The following year, Hughes enrolled in Lincoln University, a historically black university in Chester County, Pennsylvania. He joined the Omega Psi Phi fraternity. Thurgood Marshall, who later became an Associate Justice of the Supreme Court of the United States, was a classmate of Langston Hughes during his undergraduate studies at Lincoln University.
After Hughes earned a B.A. degree from Lincoln University in 1929, he returned to New York. Except for travels to the Soviet Union and parts of the Caribbean, Hughes lived in Harlem as his primary home for the remainder of his life. During the 1930s, Hughes became a resident of Westfield, New Jersey.

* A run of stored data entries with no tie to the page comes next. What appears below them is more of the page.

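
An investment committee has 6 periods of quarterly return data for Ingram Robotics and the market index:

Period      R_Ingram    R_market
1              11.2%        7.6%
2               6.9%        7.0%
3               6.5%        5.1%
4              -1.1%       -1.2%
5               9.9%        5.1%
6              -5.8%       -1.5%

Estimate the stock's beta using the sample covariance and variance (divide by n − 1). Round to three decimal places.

1.547

Mean R_i = (11.2 + 6.9 + 6.5 − 1.1 + 9.9 − 5.8) / 6 = 4.6000%
Mean R_m = (7.6 + 7.0 + 5.1 − 1.2 + 5.1 − 1.5) / 6 = 3.6833%
Σ(R_i − R̄_i)(R_m − R̄_m) = 125.4200  ⇒  Cov = 125.4200 / 5 = 25.0840
Σ(R_m − R̄_m)² = 81.0683  ⇒  Var(R_m) = 81.0683 / 5 = 16.2137
β = Cov / Var(R_m) = 25.0840 / 16.2137 = 1.5471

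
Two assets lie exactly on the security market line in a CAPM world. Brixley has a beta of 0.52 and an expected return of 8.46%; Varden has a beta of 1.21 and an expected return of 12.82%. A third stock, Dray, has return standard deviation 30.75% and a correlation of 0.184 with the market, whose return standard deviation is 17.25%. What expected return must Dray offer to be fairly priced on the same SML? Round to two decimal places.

MRP = (12.82% − 8.46%) / (1.21 − 0.52) = 6.3188%
R_f = 8.46% − 0.52 × 6.3188% = 5.1742%
β_Dray = ρ·σ_i/σ_m = 0.184 × 30.75 / 17.25 = 0.3280
E(R_Dray) = R_f + β × MRP = 5.1742% + 0.3280 × 6.3188% = 7.25%

7.25%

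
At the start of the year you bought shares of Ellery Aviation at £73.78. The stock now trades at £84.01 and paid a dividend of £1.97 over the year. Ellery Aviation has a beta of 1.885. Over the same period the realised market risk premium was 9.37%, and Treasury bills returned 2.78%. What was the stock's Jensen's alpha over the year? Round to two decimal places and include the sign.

-3.91%

Realised HPR = (P1 + D1 − P0) / P0 = (84.01 + 1.97 − 73.78) / 73.78 = 12.20 / 73.78 = 16.5356%
CAPM required = R_f + β·MRP = 2.78% + 1.885 × 9.37% = 20.44245%
α = realised − required = 16.5356% − 20.44245% = -3.91%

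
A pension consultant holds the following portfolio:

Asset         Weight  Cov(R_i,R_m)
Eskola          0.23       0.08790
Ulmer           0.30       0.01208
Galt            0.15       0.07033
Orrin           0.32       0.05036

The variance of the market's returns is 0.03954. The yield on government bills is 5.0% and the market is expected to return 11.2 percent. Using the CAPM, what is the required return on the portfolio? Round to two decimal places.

12.92%

β_Eskola = 0.08790 / 0.03954 = 2.2231
β_Ulmer = 0.01208 / 0.03954 = 0.3055
β_Galt = 0.07033 / 0.03954 = 1.7787
β_Orrin = 0.05036 / 0.03954 = 1.2736
β_P = Σ w_i β_i = 0.23×2.2231 + 0.30×0.3055 + 0.15×1.7787 + 0.32×1.2736 = 1.2773
MRP = 11.2% − 5.0% = 6.20%
E(R_P) = R_f + β_P × MRP = 5.0% + 1.2773 × 6.2% = 12.92%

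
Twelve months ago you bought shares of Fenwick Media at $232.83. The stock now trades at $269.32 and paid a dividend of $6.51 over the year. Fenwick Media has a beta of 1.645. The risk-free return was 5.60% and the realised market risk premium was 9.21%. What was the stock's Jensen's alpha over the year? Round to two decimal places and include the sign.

-2.28%

Realised HPR = (P1 + D1 − P0) / P0 = (269.32 + 6.51 − 232.83) / 232.83 = 43.00 / 232.83 = 18.4684%
CAPM required = R_f + β·MRP = 5.60% + 1.645 × 9.21% = 20.75045%
α = realised − required = 18.4684% − 20.75045% = -2.28%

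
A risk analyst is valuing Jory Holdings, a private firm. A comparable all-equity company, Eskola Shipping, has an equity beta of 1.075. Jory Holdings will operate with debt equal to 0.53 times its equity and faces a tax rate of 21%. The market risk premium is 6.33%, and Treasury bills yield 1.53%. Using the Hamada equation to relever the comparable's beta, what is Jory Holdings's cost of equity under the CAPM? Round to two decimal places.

β_L = β_U × [1 + (1 − t)(D/E)] = 1.075 × [1 + (1 − 0.21) × 0.53]
    = 1.075 × [1 + 0.79 × 0.53] = 1.075 × 1.4187 = 1.5251
E(R) = R_f + β_L × MRP = 1.53% + 1.5251 × 6.33% = 11.18%

11.18%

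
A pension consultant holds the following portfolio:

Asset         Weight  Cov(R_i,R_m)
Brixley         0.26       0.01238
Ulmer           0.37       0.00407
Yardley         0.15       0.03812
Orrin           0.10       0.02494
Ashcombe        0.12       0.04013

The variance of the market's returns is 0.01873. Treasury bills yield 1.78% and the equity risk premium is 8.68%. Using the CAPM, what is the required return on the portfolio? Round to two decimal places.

β_Brixley = 0.01238 / 0.01873 = 0.6610
β_Ulmer = 0.00407 / 0.01873 = 0.2173
β_Yardley = 0.03812 / 0.01873 = 2.0352
β_Orrin = 0.02494 / 0.01873 = 1.3316
β_Ashcombe = 0.04013 / 0.01873 = 2.1426
β_P = Σ w_i β_i = 0.26×0.6610 + 0.37×0.2173 + 0.15×2.0352 + 0.10×1.3316 + 0.12×2.1426 = 0.9478
E(R_P) = R_f + β_P × MRP = 1.78% + 0.9478 × 8.68% = 10.01%

10.01%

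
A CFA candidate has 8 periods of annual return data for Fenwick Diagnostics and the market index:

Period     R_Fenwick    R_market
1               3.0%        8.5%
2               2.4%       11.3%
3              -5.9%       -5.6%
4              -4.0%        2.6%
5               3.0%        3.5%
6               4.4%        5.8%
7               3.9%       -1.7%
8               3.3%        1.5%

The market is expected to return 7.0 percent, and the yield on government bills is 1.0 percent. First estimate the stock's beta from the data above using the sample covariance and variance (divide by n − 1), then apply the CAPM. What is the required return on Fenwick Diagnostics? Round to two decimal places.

Mean R_i = (3.0 + 2.4 − 5.9 − 4.0 + 3.0 + 4.4 + 3.9 + 3.3) / 8 = 1.2625%
Mean R_m = (8.5 + 11.3 − 5.6 + 2.6 + 3.5 + 5.8 − 1.7 + 1.5) / 8 = 3.2375%
Σ(R_i − R̄_i)(R_m − R̄_m) = 76.9013  ⇒  Cov = 76.9013 / 7 = 10.9859
Σ(R_m − R̄_m)² = 205.2388  ⇒  Var(R_m) = 205.2388 / 7 = 29.3198
β = Cov / Var(R_m) = 10.9859 / 29.3198 = 0.3747
MRP = 7.0% − 1.0% = 6.00%
E(R) = R_f + β × MRP = 1.0% + 0.3747 × 6.0% = 3.25%

3.25%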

Some academics and biographers today believe that Hughes was homosexual and included homosexual codes in many of his poems, similar in manner to Walt Whitman. Hughes has cited him as an influence on his poetry. Hughes's story, "Blessed Assurance", deals with a father's anger over his son's effeminacy and "queerness".:192:161 The biographer Aldrich argues that, in order to retain the respect and support of black churches and organizations and avoid exacerbating his precarious financial situation, Hughes remained closeted.
Arnold Rampersad, the primary biographer of Hughes, determined that Hughes exhibited a preference for other African-American men in his work and life. However, in his biography Rampersad denies Hughes's homosexuality. Rampersad concludes that Hughes was probably asexual and passive in his sexual relationships. He did, however, show a respect and love for his fellow black man (and woman). Other scholars argue for Hughes's homosexuality: his love of black men is evidenced in a number of reported unpublished poems to an alleged black male lover.

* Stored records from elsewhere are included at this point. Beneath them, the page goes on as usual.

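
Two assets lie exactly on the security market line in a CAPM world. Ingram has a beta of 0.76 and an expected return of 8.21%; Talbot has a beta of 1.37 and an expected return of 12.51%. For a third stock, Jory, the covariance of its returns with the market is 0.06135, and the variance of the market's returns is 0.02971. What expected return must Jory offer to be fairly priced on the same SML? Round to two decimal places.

MRP = (12.51% − 8.21%) / (1.37 − 0.76) = 7.0492%
R_f = 8.21% − 0.76 × 7.0492% = 2.8526%
β_Jory = Cov / Var(R_m) = 0.06135 / 0.02971 = 2.0650
E(R_Jory) = R_f + β × MRP = 2.8526% + 2.0650 × 7.0492% = 17.41%

17.41%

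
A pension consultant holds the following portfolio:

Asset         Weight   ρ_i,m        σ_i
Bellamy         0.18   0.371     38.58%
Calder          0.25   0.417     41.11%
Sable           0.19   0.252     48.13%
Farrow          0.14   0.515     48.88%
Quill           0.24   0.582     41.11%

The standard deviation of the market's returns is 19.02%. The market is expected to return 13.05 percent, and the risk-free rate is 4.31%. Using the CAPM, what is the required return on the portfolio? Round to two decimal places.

12.78%

β_Bellamy = 0.371 × 38.58% / 19.02% = 0.7525
β_Calder = 0.417 × 41.11% / 19.02% = 0.9013
β_Sable = 0.252 × 48.13% / 19.02% = 0.6377
β_Farrow = 0.515 × 48.88% / 19.02% = 1.3235
β_Quill = 0.582 × 41.11% / 19.02% = 1.2579
β_P = Σ w_i β_i = 0.18×0.7525 + 0.25×0.9013 + 0.19×0.6377 + 0.14×1.3235 + 0.24×1.2579 = 0.9691
MRP = 13.05% − 4.31% = 8.74%
E(R_P) = R_f + β_P × MRP = 4.31% + 0.9691 × 8.74% = 12.78%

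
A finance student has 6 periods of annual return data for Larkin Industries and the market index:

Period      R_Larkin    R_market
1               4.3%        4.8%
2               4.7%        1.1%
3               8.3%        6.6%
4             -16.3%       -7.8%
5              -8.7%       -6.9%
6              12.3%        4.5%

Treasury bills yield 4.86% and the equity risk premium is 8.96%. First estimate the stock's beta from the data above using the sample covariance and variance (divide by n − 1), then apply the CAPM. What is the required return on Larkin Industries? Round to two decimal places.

Mean R_i = (4.3 + 4.7 + 8.3 − 16.3 − 8.7 + 12.3) / 6 = 0.7667%
Mean R_m = (4.8 + 1.1 + 6.6 − 7.8 − 6.9 + 4.5) / 6 = 0.3833%
Σ(R_i − R̄_i)(R_m − R̄_m) = 321.3467  ⇒  Cov = 321.3467 / 5 = 64.2693
Σ(R_m − R̄_m)² = 195.6283  ⇒  Var(R_m) = 195.6283 / 5 = 39.1257
β = Cov / Var(R_m) = 64.2693 / 39.1257 = 1.6426
E(R) = R_f + β × MRP = 4.86% + 1.6426 × 8.96% = 19.58%

19.58%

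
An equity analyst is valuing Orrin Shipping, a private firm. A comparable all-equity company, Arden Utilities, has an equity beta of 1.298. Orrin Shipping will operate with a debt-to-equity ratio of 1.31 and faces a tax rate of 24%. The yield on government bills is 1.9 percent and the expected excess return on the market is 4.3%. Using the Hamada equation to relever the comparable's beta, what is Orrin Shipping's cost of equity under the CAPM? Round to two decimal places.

β_L = β_U × [1 + (1 − t)(D/E)] = 1.298 × [1 + (1 − 0.24) × 1.31]
    = 1.298 × [1 + 0.76 × 1.31] = 1.298 × 1.9956 = 2.5903
E(R) = R_f + β_L × MRP = 1.9% + 2.5903 × 4.3% = 13.04%

13.04%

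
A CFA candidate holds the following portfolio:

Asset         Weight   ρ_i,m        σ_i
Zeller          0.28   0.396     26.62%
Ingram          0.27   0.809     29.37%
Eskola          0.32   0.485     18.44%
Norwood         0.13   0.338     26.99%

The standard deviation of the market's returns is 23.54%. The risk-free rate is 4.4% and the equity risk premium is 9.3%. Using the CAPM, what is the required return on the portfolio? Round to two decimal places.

9.70%

β_Zeller = 0.396 × 26.62% / 23.54% = 0.4478
β_Ingram = 0.809 × 29.37% / 23.54% = 1.0094
β_Eskola = 0.485 × 18.44% / 23.54% = 0.3799
β_Norwood = 0.338 × 26.99% / 23.54% = 0.3875
β_P = Σ w_i β_i = 0.28×0.4478 + 0.27×1.0094 + 0.32×0.3799 + 0.13×0.3875 = 0.5699
E(R_P) = R_f + β_P × MRP = 4.4% + 0.5699 × 9.3% = 9.70%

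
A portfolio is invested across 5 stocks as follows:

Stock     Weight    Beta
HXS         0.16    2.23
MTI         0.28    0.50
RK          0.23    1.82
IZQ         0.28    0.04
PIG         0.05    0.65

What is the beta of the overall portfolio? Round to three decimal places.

0.959

β_P = Σ w_i β_i = 0.16×2.23 + 0.28×0.50 + 0.23×1.82 + 0.28×0.04 + 0.05×0.65 = 0.9591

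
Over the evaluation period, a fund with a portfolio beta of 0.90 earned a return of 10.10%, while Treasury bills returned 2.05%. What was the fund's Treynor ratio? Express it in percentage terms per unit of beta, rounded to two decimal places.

Treynor = (R_P − R_f) / β_P = (10.10% − 2.05%) / 0.9000 = 8.05% / 0.9000 = 8.94%

8.94%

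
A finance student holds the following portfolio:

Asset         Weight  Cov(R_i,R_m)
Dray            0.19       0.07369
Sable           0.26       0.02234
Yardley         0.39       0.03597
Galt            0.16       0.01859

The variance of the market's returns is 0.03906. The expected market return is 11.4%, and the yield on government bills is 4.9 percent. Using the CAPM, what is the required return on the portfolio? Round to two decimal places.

β_Dray = 0.07369 / 0.03906 = 1.8866
β_Sable = 0.02234 / 0.03906 = 0.5719
β_Yardley = 0.03597 / 0.03906 = 0.9209
β_Galt = 0.01859 / 0.03906 = 0.4759
β_P = Σ w_i β_i = 0.19×1.8866 + 0.26×0.5719 + 0.39×0.9209 + 0.16×0.4759 = 0.9424
MRP = 11.4% − 4.9% = 6.50%
E(R_P) = R_f + β_P × MRP = 4.9% + 0.9424 × 6.5% = 11.03%

11.03%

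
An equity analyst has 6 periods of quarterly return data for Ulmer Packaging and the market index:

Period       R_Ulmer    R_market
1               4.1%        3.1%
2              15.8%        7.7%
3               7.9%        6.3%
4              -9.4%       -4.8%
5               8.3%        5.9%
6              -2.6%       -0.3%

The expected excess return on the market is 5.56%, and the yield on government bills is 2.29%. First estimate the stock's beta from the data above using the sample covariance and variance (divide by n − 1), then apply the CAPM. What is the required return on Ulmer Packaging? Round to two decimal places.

12.47%

Mean R_i = (4.1 + 15.8 + 7.9 − 9.4 + 8.3 − 2.6) / 6 = 4.0167%
Mean R_m = (3.1 + 7.7 + 6.3 − 4.8 + 5.9 − 0.3) / 6 = 2.9833%
Σ(R_i − R̄_i)(R_m − R̄_m) = 207.1117  ⇒  Cov = 207.1117 / 5 = 41.4223
Σ(R_m − R̄_m)² = 113.1283  ⇒  Var(R_m) = 113.1283 / 5 = 22.6257
β = Cov / Var(R_m) = 41.4223 / 22.6257 = 1.8308
E(R) = R_f + β × MRP = 2.29% + 1.8308 × 5.56% = 12.47%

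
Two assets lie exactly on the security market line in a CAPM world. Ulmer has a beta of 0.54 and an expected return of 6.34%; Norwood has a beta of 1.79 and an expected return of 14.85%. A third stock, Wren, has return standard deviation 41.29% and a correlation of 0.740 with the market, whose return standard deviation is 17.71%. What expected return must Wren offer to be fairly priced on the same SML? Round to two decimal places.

MRP = (14.85% − 6.34%) / (1.79 − 0.54) = 6.8080%
R_f = 6.34% − 0.54 × 6.8080% = 2.6637%
β_Wren = ρ·σ_i/σ_m = 0.740 × 41.29 / 17.71 = 1.7253
E(R_Wren) = R_f + β × MRP = 2.6637% + 1.7253 × 6.8080% = 14.41%

14.41%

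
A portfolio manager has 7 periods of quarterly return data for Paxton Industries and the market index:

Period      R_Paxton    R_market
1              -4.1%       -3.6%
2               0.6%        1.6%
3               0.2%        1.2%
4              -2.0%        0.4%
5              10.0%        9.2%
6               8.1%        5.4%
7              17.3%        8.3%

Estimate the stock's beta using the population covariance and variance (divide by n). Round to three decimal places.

1.551

Mean R_i = (-4.1 + 0.6 + 0.2 − 2.0 + 10.0 + 8.1 + 17.3) / 7 = 4.3000%
Mean R_m = (-3.6 + 1.6 + 1.2 + 0.4 + 9.2 + 5.4 + 8.3) / 7 = 3.2143%
Σ(R_i − R̄_i)(R_m − R̄_m) = 197.7400  ⇒  Cov = 197.7400 / 7 = 28.2486
Σ(R_m − R̄_m)² = 127.4886  ⇒  Var(R_m) = 127.4886 / 7 = 18.2127
β = Cov / Var(R_m) = 28.2486 / 18.2127 = 1.5510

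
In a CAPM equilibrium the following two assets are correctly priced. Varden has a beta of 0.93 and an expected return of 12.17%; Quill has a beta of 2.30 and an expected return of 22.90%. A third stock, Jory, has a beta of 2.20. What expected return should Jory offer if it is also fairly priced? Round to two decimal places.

22.12%

MRP (SML slope) = (22.90% − 12.17%) / (2.30 − 0.93) = 10.73% / 1.37 = 7.8321%
R_f (intercept) = 12.17% − 0.93 × 7.8321% = 4.8861%
E(R_Jory) = R_f + β × MRP = 4.8861% + 2.20 × 7.8321% = 22.12%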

On May 22, 1967, Hughes died from complications after abdominal surgery, related to prostate cancer, at the age of 65. His ashes are interred beneath a floor medallion in the middle of the foyer in the Schomburg Center for Research in Black Culture in Harlem. It is the entrance to an auditorium named for him. The design on the floor is an African cosmogram entitled Rivers. The title is taken from his poem "The Negro Speaks of Rivers". Within the center of the cosmogram is the line: "My soul has grown deep like the rivers".